Anna gives a good breakdown of the irregularity of working hours which rules out any kind of normal family life for staff. One standard week, she reports, involves the following schedule:
Monday — 9 — 2.30 (16 minutes break),
Tuesday — day off,
Wednesday — 3 — 8.45 (17 minutes break),
Thursday — 1.45 — 5.15 (9 minutes break),
Friday — 3.15 — 9 (17 minutes break),
Saturday — 9 — 1 / 3.30 — 9.15 (12 minutes break / 17 minutes break).
And then a completely different timetable the following week, prepared anything between 15 days and 24 hours in advance (Sunday doesn’t make an appearance on that list, because the French still have a civilised aversion to opening on the day which the Good Lord established for those recovering from hangovers).
In general, though, the blog entries / chapters concentrate on the foibles of customers, not the iniquities of the employer. This is also pretty accurate as I remember it — there’s only a handful of grievances you can level
at the company that hires you (not enough pay / too many hours / shit breaks / rubbish music on repeat hour after hour) but the things customers do to irritate you are almost inexhaustibly varied. The introduction of the plastic bag tariff has introduced a new one since my barcode-scanning days, apparently — Anna recounts the daily stand-off with customers who pay by credit card, then suddenly demand a fistful of bags after punching in their code and lose the rag when they are reminded that you have to pay for the buggers nowadays.
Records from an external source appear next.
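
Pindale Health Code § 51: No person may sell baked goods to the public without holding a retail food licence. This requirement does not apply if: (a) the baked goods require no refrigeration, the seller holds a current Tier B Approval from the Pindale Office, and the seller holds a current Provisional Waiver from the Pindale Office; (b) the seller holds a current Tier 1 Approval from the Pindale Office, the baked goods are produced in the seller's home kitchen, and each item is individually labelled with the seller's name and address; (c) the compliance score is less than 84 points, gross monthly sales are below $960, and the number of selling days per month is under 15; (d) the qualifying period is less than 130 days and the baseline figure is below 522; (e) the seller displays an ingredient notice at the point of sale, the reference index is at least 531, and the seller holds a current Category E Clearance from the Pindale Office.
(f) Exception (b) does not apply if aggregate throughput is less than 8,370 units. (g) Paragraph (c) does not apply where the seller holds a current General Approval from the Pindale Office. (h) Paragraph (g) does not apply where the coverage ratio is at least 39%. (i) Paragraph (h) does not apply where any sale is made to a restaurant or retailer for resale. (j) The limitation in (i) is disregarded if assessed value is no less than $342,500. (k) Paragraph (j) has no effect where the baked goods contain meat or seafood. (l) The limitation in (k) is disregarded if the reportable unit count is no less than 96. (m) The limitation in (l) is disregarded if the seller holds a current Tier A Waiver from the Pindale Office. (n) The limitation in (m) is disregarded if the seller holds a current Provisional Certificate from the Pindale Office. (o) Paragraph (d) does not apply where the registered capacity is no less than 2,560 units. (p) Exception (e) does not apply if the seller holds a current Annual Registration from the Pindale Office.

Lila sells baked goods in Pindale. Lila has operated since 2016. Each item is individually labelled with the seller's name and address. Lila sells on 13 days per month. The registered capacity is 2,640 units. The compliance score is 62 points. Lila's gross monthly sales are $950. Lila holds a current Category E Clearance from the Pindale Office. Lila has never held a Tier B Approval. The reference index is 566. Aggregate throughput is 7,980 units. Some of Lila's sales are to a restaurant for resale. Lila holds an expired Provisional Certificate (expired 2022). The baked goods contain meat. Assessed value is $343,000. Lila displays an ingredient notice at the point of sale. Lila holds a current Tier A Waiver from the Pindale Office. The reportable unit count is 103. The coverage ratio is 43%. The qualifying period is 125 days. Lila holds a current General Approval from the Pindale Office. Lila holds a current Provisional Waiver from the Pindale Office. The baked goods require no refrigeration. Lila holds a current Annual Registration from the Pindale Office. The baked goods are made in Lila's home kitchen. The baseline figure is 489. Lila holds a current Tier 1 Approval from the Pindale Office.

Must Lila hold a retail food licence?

Yes — Lila must hold a retail food licence.

Exception (a) requires that the seller holds a current Tier B Approval from the Pindale Office; but the Tier B Approval is not current, so (a) is unavailable.
Exception (b)'s conditions are all satisfied: a current Tier 1 Approval is held; the baked goods are home-kitchen produced; items are individually labelled. But applying paragraph (f): (f) operates against (b): aggregate throughput is 7,980 units, less than the 8,370 units limit. (b) is therefore removed.
Exception (c)'s conditions are all satisfied: the compliance score is 62 points, less than the 84 points limit; gross monthly sales are $950, below the $960 limit; the number of selling days per month is 13, under the 15 limit. However, paragraphs (g)–(n) must be considered: (g) operates against (c): a current General Approval is held. (h) would limit (g) — the coverage ratio is 43%, meeting the 39% threshold — but (i) sets (h) aside: (i) applies — some sales are to a restaurant for resale. (j) would limit (i) — assessed value is $343,000, meeting the $342,500 threshold — but (k) sets (j) aside: (k) operates — the baked goods contain meat. (l) would limit (k) — the reportable unit count is 103, meeting the 96 threshold — but (m) sets (l) aside: (m) operates against (l): a current Tier A Waiver is held. (n) is inapplicable (no current Provisional Certificate is held), so (m) stands. So (c) is unavailable.
Exception (d): the qualifying period is 125 days, less than the 130 days limit; the baseline figure is 489, below the 522 limit — every condition holds. Turning to paragraph (o): (o) is triggered — the registered capacity is 2,640 units, meeting the 2,560 units threshold. (d) is therefore removed.
Exception (e) is satisfied on its face — an ingredient notice is displayed; the reference index is 566, meeting the 531 threshold; a current Category E Clearance is held. But applying paragraph (p): (p) operates against (e): a current Annual Registration is held. Exception (e) does not apply.
No exception is made out. Lila falls within the general rule.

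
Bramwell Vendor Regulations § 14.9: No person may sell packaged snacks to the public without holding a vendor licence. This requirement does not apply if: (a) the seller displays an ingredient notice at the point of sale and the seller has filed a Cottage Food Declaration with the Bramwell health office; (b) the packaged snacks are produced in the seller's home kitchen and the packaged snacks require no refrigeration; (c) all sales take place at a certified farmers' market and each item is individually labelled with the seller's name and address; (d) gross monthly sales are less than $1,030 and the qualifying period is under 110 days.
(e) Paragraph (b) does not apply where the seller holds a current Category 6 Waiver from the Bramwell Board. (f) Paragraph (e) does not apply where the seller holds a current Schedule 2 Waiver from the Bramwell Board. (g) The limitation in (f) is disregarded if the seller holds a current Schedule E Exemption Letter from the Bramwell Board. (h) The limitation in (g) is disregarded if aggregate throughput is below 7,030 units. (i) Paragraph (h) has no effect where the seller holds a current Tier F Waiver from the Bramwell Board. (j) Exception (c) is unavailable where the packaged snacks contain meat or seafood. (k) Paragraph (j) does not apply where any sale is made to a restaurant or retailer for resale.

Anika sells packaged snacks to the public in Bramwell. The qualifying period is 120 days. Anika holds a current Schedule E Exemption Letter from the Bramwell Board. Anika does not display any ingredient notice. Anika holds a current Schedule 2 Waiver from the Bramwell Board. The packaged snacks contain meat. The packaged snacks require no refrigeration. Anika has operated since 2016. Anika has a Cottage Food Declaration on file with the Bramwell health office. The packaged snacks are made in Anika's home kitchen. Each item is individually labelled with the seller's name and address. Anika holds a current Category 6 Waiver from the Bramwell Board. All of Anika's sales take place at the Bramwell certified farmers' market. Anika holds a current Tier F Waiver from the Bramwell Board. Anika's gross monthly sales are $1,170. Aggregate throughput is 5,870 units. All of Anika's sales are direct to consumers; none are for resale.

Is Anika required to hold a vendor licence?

Yes — Anika must hold a vendor licence.

Exception (a) fails — no ingredient notice is displayed.
All of (b)'s requirements are met (the packaged snacks are home-kitchen produced; the packaged snacks are shelf-stable). However, paragraphs (e)–(i) must be considered: (e) operates against (b): a current Category 6 Waiver is held. (f) would limit (e) — a current Schedule 2 Waiver is held — but (g) sets (f) aside: (g) operates against (f): a current Schedule E Exemption Letter is held. (h) would limit (g) — aggregate throughput is 5,870 units, below the 7,030 units limit — but (i) sets (h) aside: (i) operates against (h): a current Tier F Waiver is held. So (b) is unavailable.
Exception (c): all sales are at a certified farmers' market; items are individually labelled — every condition holds. But: (j) is triggered — the packaged snacks contain meat. (k) does not operate here (no sales are for resale), so (j) stands. (c) is therefore removed.
Exception (d) requires that gross monthly sales are less than $1,030; but gross monthly sales are $1,170, not less than $1,030, so (d) is unavailable.
No exception is made out. Anika falls within the general rule.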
Some things don’t change, though — the stray customers who insist on hanging around well after closing time so they can get a few more cakes are a particular source of annoyance (I was on the pig’s back when I had a job that left me in charge of shutting up shop for the night — if there was anybody still there at five to eleven they’d be chased off with a bout of aggressive hoovering around their feet).
This book is an easy read, but it would probably be more enjoyable in its original format, as a short blog entry to be digested every couple of days — once you start reading the chapters one after one for a few hours at a time, it gets to be a bit repetitive (you can find the orginal blog, boasting 13 million hits when I last checked ). This is a cyber-genre that I’d like to see take off in Ireland — the nature of that kind of work makes traditional forms of collective action like forming a union very difficult, so a few blogs could help people generate a bit of common purpose or at least common thinking among workers in this end of the economy. It’d be a good start just to have some more information about people’s experiences of casual work in the retail
trade.
Of course, for all I know there already are a rake load of blogs just like that, but they’re a closed book to me because I don’t speak Chinese or Polish. I’d love to see a similar account by one of the Chinese guys who work in 24-hour garages (another thing they don’t really have in France). Anna’s chronicles of everyday idiocy surely wouldn’t hold a candle to the gormless antics of Ireland’s nocturnal shoppers.